In order to use a IP belonging to the VCN (Virtual Cloud Network) of the customer, a call to an APIis done, so the virtual networking control plane can assign a IP to the vNIC and also be aware of this allocation.
At this point the control plane know wich vNIC is assigned to an specific customer IP and where (physical server) is located the mapping between vNIC and Physical NIC.
"The control plane pushes this information to the virtualization devices, and the data-path uses it to send and receive traffic on the virtual network. When a packet is sent from a virtual interface, the data-path looks up the virtual cloud network (VCN) associated with the sending interface. Then it retrieves a map between IP addresses in the VCN and the interface to which they’re assigned. Finally, it uses the destination virtual interface to determine how to encapsulate and send the packet.

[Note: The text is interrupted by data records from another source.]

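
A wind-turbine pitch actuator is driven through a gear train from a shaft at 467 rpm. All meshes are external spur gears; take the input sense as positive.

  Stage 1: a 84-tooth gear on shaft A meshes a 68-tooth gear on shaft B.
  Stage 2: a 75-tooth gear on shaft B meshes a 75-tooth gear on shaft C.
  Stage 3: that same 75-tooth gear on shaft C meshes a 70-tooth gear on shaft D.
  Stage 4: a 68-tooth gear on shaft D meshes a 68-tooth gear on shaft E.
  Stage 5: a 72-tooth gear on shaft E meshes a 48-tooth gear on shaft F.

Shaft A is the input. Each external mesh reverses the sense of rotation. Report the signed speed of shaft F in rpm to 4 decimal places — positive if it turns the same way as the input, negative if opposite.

Stage 1 [84T→68T]: ω = 467.0000×84/68 = 576.8824 rpm, dir flips to −; running = −576.8824
Stage 2 [75T→75T]: ω = 576.8824×75/75 = 576.8824 rpm, dir flips to +; running = +576.8824
Stage 3 [75T→70T]: ω = 576.8824×75/70 = 618.0882 rpm, dir flips to −; running = −618.0882
Stage 4 [68T→68T]: ω = 618.0882×68/68 = 618.0882 rpm, dir flips to +; running = +618.0882
Stage 5 [72T→48T]: ω = 618.0882×72/48 = 927.1324 rpm, dir flips to −; running = −927.1324

-927.1324 rpm (opposite to input, |ω| = 927.1324 rpm)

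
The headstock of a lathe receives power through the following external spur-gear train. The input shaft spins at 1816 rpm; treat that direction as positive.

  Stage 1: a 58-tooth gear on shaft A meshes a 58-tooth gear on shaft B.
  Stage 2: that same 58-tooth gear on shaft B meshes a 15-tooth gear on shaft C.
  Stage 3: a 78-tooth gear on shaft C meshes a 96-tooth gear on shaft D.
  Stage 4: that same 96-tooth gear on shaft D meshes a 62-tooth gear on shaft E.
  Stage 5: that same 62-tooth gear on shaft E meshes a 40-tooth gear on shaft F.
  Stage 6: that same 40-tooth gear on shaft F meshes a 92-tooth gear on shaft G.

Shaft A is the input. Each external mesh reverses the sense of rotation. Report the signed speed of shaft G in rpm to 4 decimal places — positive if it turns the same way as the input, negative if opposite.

Stage 1 [58T→58T]: ω = 1816.0000×58/58 = 1816.0000 rpm, dir flips to −; running = −1816.0000
Stage 2 [58T→15T]: ω = 1816.0000×58/15 = 7021.8667 rpm, dir flips to +; running = +7021.8667
Stage 3 [78T→96T]: ω = 7021.8667×78/96 = 5705.2667 rpm, dir flips to −; running = −5705.2667
Stage 4 [96T→62T]: ω = 5705.2667×96/62 = 8833.9613 rpm, dir flips to +; running = +8833.9613
Stage 5 [62T→40T]: ω = 8833.9613×62/40 = 13692.6400 rpm, dir flips to −; running = −13692.6400
Stage 6 [40T→92T]: ω = 13692.6400×40/92 = 5953.3217 rpm, dir flips to +; running = +5953.3217

+5953.3217 rpm (same as input, |ω| = 5953.3217 rpm)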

When we encapsulate the packet, we wrap the original packet in a new packet header for sending on our substrate network. This packet header includes the physical network IP addresses and OCI-specific metadata, including the sending and receiving virtual interface IDs."
Two interesting things to remark:
As you can see OCI don't need the MAC address to deliver packets to their destinations, so, what about ARP? how it's work in a virtual environment like OCI?.
ARP is used in IPv4 if source and destination are in the same broadcast domain to map an IP address to its MAC and deliver the packet. ARP is a L2 protocol.
Remember that OCI control panel know in advance the IPs associated to all vNICS, so, the virtualization stack can answer immediately to ARP request, even without leave the host.
OCI also do something really cleaver to flatten the network. Each occasion one VM want to send traffic to a destination in a different subnet, the VM ask (using ARP) for the IP of the default gateway. OCI control panel will answer with a pre-canned ARP reply in manner the packet is sent directly to the destination vNIC. The default gateway is an illusion, in fact doesn't exist, because will be different in each occasion and will be ever the destination vNIC.
In that way OCI eliminate one hop, and that's the reason because inside an Availability Domain there are no more than 2 hops between two VMs. As much flat is the net, less hops you need and better is your latency.
Most of applications works without problem in such type of scenarios, but others (for example many clusters of different solutions) need to use floating ip's, etc. and move IPs without notify the control through the APIs. In you have one of those applications and want to move it to the cloud, you have two options:
Many application were written for physical networks and need to share a broadcast domain to work. Well, much of L2 functionalities are not supported in a L3 virtual network, because usually the control plane APIs of the cloud provider must be called to assign IPs to vNICS.
If you have a workload that assign IPs without call the cloud provider APIs, for example VMware, or a cluster with floating IPs than can move without notification to the control plane you need L2 support.
When we use vMotion (or equivalent) to live moving a VM from one host to another, the new host will (and must) send a RARP when the guest VM has migrated.